Michaële Andréa SCHATT
Les dessous de la peinture.
Entretien de Michaële-Andréa Schatt avec Karim Ghaddab
Michaële-Andréa Schatt développe un travail de peinture riche et complexe où les procédures
techniques induisent des retournements, des inversions, des écarts, des fragmentations d’images.
L’ensemble de cet oeuvre, avec le travail consacré à la céramique, tresse les trois axes du
paysage, du corps et du textile.
Karim Ghaddab : Faire de la peinture, aujourd’hui, relève d’une forme d’obstination.
Cela suppose notamment le maintient d’un lien particulier et comme organique au passé, à
la mémoire et à l’héritage. Comparativement à des formes et des techniques jugées plus en
phase avec l’actualité, la peinture ne se caractérise-t-elle pas, précisément, par une
certaine inactualité constitutive ?
Dans ton travail, je remarque une dialectique entre la ligne et la tache, le trait et la trouée,
le ténu et la masse, et tu parles souvent de la nécessité de tenir ou tirer « le fil ». De quel fil
s’agit-il ?
Michaële-Andréa Schatt : Ne pas le perdre, ne pas le rompre ! Comme ces dentellières
que l'on faisait travailler dans les caves humides pour empêcher que le fil sèche et se
casse. Le fil, c'est principalement le Lien, une certaine forme de filiation. La pratique de
la peinture peut être assimilée à une pratique mémorielle marginalisée qui traverse les
époques.
Je pensais à ce texte de Frances A.Yates, L'art de la mémoire, où elle montre comment
la pensée et l'imagination se sont structurées sur les images et les lieux dans le monde
occidental. Pour moi, la peinture n'est pas du tout inactuelle, c'est un outil simple, direct
et révélateur. C'est aussi, dans une sorte de creux, de silence et de pénombre,
l'expression d'une « fatigue de l'exigence sociale ». Pierre Fedida décrit cet état de
creux, comme un lieu où le temps est gelé, dilaté, où la respiration se fait autre. Un
espace où il est possible de reprendre son souffle, de respirer.

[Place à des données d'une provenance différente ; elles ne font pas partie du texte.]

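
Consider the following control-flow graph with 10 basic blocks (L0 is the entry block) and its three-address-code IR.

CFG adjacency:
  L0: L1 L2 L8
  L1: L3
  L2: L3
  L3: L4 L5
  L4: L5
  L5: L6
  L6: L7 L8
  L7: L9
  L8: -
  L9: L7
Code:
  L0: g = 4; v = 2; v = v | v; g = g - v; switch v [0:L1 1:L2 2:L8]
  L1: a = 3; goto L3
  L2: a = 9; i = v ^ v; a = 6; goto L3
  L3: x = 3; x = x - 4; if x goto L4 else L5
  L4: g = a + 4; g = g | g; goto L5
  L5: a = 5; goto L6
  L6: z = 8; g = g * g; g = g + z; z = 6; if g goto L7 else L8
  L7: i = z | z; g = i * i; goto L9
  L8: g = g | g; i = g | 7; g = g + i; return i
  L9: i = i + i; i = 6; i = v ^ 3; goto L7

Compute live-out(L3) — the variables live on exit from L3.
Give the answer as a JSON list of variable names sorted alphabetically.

def/use:
  L0: def={g,v} ue=∅
  L1: def={a} ue=∅
  L2: def={a,i} ue={v}
  L3: def={x} ue=∅
  L4: def={g} ue={a}
  L5: def={a} ue=∅
  L6: def={g,z} ue={g}
  L7: def={g,i} ue={z}
  L8: def={g,i} ue={g}
  L9: def={i} ue={i,v}

Liveness:
  L0 li=∅ lo={g,v}
  L1 li={g,v} lo={a,g,v}
  L2 li={g,v} lo={a,g,v}
  L3 li={a,g,v} lo={a,g,v}
  L4 li={a,v} lo={g,v}
  L5 li={g,v} lo={g,v}
  L6 li={g,v} lo={g,v,z}
  L7 li={v,z} lo={i,v,z}
  L8 li={g} lo=∅
  L9 li={i,v,z} lo={v,z}

live-out(L3) = ["a", "g", "v"]

Answer: ["a", "g", "v"]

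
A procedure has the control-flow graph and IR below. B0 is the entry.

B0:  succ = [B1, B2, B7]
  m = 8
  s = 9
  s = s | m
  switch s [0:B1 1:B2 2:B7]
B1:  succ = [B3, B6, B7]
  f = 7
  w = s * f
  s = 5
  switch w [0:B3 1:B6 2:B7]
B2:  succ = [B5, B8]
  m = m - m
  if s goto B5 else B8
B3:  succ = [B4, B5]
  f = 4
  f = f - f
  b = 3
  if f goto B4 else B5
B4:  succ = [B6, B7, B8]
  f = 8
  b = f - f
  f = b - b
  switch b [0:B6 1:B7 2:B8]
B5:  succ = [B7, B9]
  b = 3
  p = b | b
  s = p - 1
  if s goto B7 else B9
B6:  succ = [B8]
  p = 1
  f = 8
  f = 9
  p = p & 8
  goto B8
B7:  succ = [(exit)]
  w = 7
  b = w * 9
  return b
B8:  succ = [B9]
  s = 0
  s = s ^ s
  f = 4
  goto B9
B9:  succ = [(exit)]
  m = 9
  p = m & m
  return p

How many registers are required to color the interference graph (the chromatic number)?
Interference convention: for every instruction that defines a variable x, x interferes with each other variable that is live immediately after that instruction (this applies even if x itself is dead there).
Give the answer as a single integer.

Answer: 2

Derivation:
def/use:
  B0: {m,s} / ∅
  B1: {f,s,w} / {s}
  B2: {m} / {m,s}
  B3: {b,f} / ∅
  B4: {b,f} / ∅
  B5: {b,p,s} / ∅
  B6: {f,p} / ∅
  B7: {b,w} / ∅
  B8: {f,s} / ∅
  B9: {m,p} / ∅

Live sets:
  B0 li=∅ lo={m,s}
  B1 li={s} lo=∅
  B2 li={m,s} lo=∅
  B3 li=∅ lo=∅
  B4 li=∅ lo=∅
  B5 li=∅ lo=∅
  B6 li=∅ lo=∅
  B7 li=∅ lo=∅
  B8 li=∅ lo=∅
  B9 li=∅ lo=∅

Conflict graph:
  b: {f}
  f: {b,p,s}
  m: {s}
  p: {f}
  s: {f,m,w}
  w: {s}

Colouring:
  clique {b,f} ⇒ need ≥ 2
  assign b→c1 f→c0 m→c0 p→c1 s→c1 w→c0 — no edge inside a register ⇒ χ ≤ 2
  χ = 2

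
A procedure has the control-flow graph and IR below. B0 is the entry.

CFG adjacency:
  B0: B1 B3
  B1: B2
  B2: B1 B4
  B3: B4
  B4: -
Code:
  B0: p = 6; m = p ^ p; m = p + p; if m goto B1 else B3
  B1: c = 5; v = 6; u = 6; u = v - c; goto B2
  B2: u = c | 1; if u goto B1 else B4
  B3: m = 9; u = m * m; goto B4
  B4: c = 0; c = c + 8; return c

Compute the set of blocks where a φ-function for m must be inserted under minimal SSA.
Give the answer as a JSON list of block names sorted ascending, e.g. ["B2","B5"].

Answer: ["B4"]

Analysis:
idom tree: B1←B0 B2←B1 B3←B0 B4←B0
Dom at joins:
  B1: preds {B0,B2}: {B0} ∩ {B0,B1,B2} = {B0}; idom=B0
  B4: preds {B2,B3}: {B0,B1,B2} ∩ {B0,B3} = {B0}; idom=B0

DF derivation:
  B1←B0: walk · to B0
  B1←B2: walk B2→B1 to B0
  B4←B2: walk B2→B1 to B0
  B4←B3: walk B3 to B0
  DF(B0)=∅
  DF(B1)={B1,B4}
  DF(B2)={B1,B4}
  DF(B3)={B4}
  DF(B4)=∅

φ for m: defs {B0,B3}
  DF⁺ = {B4}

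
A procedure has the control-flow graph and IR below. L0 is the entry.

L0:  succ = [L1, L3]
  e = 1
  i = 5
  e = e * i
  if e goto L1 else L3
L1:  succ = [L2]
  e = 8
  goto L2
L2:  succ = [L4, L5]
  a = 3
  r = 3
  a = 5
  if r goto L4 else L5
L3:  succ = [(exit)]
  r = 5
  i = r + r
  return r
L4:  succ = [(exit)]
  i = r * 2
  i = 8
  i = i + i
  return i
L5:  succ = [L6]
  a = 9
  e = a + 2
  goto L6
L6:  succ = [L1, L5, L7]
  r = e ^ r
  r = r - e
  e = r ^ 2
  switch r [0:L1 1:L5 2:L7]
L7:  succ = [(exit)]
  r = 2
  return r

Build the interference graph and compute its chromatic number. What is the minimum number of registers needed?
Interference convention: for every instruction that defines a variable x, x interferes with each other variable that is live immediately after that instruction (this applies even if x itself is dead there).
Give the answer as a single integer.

Per-block:
  L0 def {e,i} use ∅
  L1 def {e} use ∅
  L2 def {a,r} use ∅
  L3 def {i,r} use ∅
  L4 def {i} use {r}
  L5 def {a,e} use ∅
  L6 def {e,r} use {e,r}
  L7 def {r} use ∅

Backward fixpoint:
  L0 li=∅ lo=∅
  L1 li=∅ lo=∅
  L2 li=∅ lo={r}
  L3 li=∅ lo=∅
  L4 li={r} lo=∅
  L5 li={r} lo={e,r}
  L6 li={e,r} lo={r}
  L7 li=∅ lo=∅

Conflict graph:
  a — {r}
  e — {i,r}
  i — {e,r}
  r — {a,e,i}

Chromatic number:
  clique {e,i,r} ⇒ need ≥ 3
  3-colouring: c0={r}  c1={a,e}  c2={i}
  χ = 3

Answer: 3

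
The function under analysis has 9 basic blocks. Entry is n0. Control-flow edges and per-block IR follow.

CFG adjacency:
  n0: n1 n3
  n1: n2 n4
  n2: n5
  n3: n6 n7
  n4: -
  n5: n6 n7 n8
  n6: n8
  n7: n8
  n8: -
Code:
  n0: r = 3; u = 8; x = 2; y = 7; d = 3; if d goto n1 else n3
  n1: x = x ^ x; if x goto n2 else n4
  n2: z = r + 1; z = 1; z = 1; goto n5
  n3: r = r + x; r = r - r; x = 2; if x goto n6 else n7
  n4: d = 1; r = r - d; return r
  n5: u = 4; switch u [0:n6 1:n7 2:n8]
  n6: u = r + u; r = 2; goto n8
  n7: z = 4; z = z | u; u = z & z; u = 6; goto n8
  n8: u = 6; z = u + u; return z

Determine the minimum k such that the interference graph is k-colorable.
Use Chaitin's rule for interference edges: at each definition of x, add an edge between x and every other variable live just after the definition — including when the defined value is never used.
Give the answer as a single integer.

Answer: 4

Analysis:
Per-block:
  n0: {d,r,u,x,y} / ∅
  n1: {x} / {x}
  n2: {z} / {r}
  n3: {r,x} / {r,x}
  n4: {d,r} / {r}
  n5: {u} / ∅
  n6: {r,u} / {r,u}
  n7: {u,z} / {u}
  n8: {u,z} / ∅

Live sets:
  n0 li=∅ lo={r,u,x}
  n1 li={r,x} lo={r}
  n2 li={r} lo={r}
  n3 li={r,u,x} lo={r,u}
  n4 li={r} lo=∅
  n5 li={r} lo={r,u}
  n6 li={r,u} lo=∅
  n7 li={u} lo=∅
  n8 li=∅ lo=∅

Interfere edges:
  d↔{r,u,x}
  r↔{d,u,x,y,z}
  u↔{d,r,x,y,z}
  x↔{d,r,u,y}
  y↔{r,u,x}
  z↔{r,u}

Chromatic number:
  {d,r,u,x} pairwise interfere (4-clique) ⇒ χ ≥ 4
  4-colouring: c0={r}  c1={u}  c2={x,z}  c3={d,y}
  χ = 4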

Cette mise à l'écart, ou plutôt cet écart, est ce qui marginalise la peinture et la rend
indésirable. Il s'agit pour moi de se donner du temps, donner du temps pour donner à
voir.
KG : Dans cette histoire des fileuses de soie, je m’interroge aussi sur l’importance de la
cave. Je me demande si cette espèce de matrice obscure peut être rapprochée des formes
enveloppantes des manteaux sur lesquelles tu travailles depuis quelques années. Cela me
rappelle aussi les jeux de contre-formes que l’on trouve aussi bien dans beaucoup de tes
peintures que dans ton travail de céramique.
MAS. : La cave est un lieu de secrets, un lieu de réserve, loin des flashs et des feux de la
rampe. Cave, creux, cavité, enfoncement, dépression, trou. Entre le fil et le trou du tissu,
s'agitent les petites mains de la brodeuse.... Il y a à coudre et à en découdre !

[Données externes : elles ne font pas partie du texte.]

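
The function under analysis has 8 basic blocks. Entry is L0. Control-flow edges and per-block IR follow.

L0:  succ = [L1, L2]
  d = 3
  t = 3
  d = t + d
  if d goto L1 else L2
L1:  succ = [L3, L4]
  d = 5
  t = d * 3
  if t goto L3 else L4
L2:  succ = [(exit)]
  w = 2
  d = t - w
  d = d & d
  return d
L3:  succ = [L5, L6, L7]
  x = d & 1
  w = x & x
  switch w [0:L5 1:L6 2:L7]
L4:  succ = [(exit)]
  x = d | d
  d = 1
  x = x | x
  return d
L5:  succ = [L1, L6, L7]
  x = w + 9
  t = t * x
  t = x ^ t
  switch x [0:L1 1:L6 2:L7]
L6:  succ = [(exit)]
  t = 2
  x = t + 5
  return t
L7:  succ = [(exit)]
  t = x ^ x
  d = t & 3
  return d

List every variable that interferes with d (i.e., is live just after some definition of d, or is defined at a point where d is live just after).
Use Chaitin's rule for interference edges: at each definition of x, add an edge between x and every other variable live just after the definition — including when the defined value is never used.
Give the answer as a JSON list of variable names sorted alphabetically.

Answer: ["t", "x"]

Derivation:
Per-block:
  L0 def {d,t} use ∅
  L1 def {d,t} use ∅
  L2 def {d,w} use {t}
  L3 def {w,x} use {d}
  L4 def {d,x} use {d}
  L5 def {t,x} use {t,w}
  L6 def {t,x} use ∅
  L7 def {d,t} use {x}

Backward fixpoint:
  L0: in=∅ out={t}
  L1: in=∅ out={d,t}
  L2: in={t} out=∅
  L3: in={d,t} out={t,w,x}
  L4: in={d} out=∅
  L5: in={t,w} out={x}
  L6: in=∅ out=∅
  L7: in={x} out=∅

Interference:
  d — {t,x}
  t — {d,w,x}
  w — {t,x}
  x — {d,t,w}

N(d) = ["t", "x"]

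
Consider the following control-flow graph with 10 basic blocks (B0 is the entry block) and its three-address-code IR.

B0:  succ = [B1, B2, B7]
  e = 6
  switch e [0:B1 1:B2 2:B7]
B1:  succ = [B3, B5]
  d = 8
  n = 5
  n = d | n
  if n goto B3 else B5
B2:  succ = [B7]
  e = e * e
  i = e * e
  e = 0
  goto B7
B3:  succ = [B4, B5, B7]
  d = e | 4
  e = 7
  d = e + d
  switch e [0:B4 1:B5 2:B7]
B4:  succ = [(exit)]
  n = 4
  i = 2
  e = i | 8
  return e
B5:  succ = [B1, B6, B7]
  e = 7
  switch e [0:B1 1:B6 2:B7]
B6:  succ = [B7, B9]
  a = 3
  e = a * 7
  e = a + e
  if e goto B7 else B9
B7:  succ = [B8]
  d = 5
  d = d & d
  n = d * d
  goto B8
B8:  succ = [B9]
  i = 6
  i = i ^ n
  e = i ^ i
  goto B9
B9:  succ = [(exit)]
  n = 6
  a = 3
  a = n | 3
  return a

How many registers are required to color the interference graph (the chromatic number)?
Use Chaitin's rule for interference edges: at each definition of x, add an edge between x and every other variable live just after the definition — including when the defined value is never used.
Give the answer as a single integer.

Block summaries:
  B0 def {e} use ∅
  B1 def {d,n} use ∅
  B2 def {e,i} use {e}
  B3 def {d,e} use {e}
  B4 def {e,i,n} use ∅
  B5 def {e} use ∅
  B6 def {a,e} use ∅
  B7 def {d,n} use ∅
  B8 def {e,i} use {n}
  B9 def {a,n} use ∅

Live sets:
  live B0: ∅→{e}
  live B1: {e}→{e}
  live B2: {e}→∅
  live B3: {e}→∅
  live B4: ∅→∅
  live B5: ∅→{e}
  live B6: ∅→∅
  live B7: ∅→{n}
  live B8: {n}→∅
  live B9: ∅→∅

Conflict graph:
  a: {e,n}
  d: {e,n}
  e: {a,d,n}
  i: {n}
  n: {a,d,e,i}

Chromatic number:
  clique {a,e,n} ⇒ need ≥ 3
  3-colouring: r0={n}  r1={e,i}  r2={a,d}
  χ = 3

Answer: 3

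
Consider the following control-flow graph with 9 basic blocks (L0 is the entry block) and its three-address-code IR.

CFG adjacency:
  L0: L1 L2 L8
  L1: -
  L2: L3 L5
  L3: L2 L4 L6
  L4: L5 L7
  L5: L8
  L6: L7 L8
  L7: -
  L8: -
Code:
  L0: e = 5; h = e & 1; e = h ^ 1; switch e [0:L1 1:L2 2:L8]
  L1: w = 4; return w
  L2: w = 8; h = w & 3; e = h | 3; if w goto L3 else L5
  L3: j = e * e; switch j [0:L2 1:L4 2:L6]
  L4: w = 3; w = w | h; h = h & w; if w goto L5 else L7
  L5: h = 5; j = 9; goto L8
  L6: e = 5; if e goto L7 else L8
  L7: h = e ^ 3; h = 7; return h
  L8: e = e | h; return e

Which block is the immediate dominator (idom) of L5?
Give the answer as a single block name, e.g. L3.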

La peinture est à la fois affleurement de surface et mise en abîme. Dialogue, cette
pratique se joue peut-être dans cet entre-deux. C'est une sorte de cabane mentale, faite
de bric et de broc, un équilibre précaire, une fragilité provisoire...
Se perdre dans ce creux, ressentir dans une semi obscurité l'ampleur d'une vacuité, d'une
absence. Formes et contre-formes : « Ne vient de nous-même que ce que nous tirons de
l'obscurité et que ne connaissent pas les autres », a écrit Marcel Proust. Obscurité et
ombre, ce sont deux notions qui tissent et traversent la représentation. Le poids de
l'ombre, sa forme, sa couleur, son étrangeté... C'est une réponse en négatif à l'oeil solaire.

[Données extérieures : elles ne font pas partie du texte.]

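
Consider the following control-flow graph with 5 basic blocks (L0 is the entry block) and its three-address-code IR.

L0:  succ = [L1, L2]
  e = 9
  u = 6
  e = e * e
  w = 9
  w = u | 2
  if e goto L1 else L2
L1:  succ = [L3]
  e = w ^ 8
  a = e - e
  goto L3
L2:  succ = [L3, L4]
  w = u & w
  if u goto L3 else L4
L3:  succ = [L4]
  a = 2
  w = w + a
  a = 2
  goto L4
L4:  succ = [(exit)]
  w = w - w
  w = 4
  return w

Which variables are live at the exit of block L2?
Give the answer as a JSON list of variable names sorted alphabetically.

Answer: ["w"]

Derivation:
def/use:
  L0: {e,u,w} / ∅
  L1: {a,e} / {w}
  L2: {w} / {u,w}
  L3: {a,w} / {w}
  L4: {w} / {w}

Live sets:
  L0 li=∅ lo={u,w}
  L1 li={w} lo={w}
  L2 li={u,w} lo={w}
  L3 li={w} lo={w}
  L4 li={w} lo=∅

live-out(L2) = ["w"]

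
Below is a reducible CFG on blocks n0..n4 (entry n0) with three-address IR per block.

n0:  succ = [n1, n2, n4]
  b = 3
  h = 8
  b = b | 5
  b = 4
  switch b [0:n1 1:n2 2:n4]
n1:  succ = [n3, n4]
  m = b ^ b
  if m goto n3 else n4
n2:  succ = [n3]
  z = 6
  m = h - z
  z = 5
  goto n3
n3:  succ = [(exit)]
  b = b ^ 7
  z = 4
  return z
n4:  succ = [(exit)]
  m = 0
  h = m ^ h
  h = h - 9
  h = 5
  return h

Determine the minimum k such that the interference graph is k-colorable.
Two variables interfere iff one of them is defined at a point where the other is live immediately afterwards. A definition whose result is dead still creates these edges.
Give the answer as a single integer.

Block summaries:
  n0: def={b,h} ue=∅
  n1: def={m} ue={b}
  n2: def={m,z} ue={h}
  n3: def={b,z} ue={b}
  n4: def={h,m} ue={h}

Live sets:
  n0 li=∅ lo={b,h}
  n1 li={b,h} lo={b,h}
  n2 li={b,h} lo={b}
  n3 li={b} lo=∅
  n4 li={h} lo=∅

Conflict graph:
  b: {h,m,z}
  h: {b,m,z}
  m: {b,h}
  z: {b,h}

Colouring:
  lower bound: {b,h,m} mutually conflict ⇒ χ ≥ 3
  assign b→R0 h→R1 m→R2 z→R2 — no edge inside a register ⇒ χ ≤ 3
  χ = 3

Answer: 3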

« Respirer l'ombre » dirait Penone, ou dessiner l'ombre... Ombres de ces manteaux, de
ces paysages, paysages-manteaux, paysages-mentaux. Le peintre est ourdisseur d'un
tissu fragile...
KG : Quelle est la fonction du rose, omniprésent dans tes dernières toiles ? Pour des
peintures de paysage, le rose est a priori l’une des couleurs les plus anti-naturelles qui
soient.
MAS. : Ces derniers temps, j'avais envie « d'oser » plus en peinture… La ritournelle de
Marcel Duchamp m'est venue à l'esprit, « La vie en ose » ou Rose Sélavy. Je suppose,
j'oppose, j'indispose, je superpose… Le rose s'est imposé comme un défi.
Dans la pratique du paysage, il apparaît hors-sujet, anti naturel et déplacé, tape à l'oeil.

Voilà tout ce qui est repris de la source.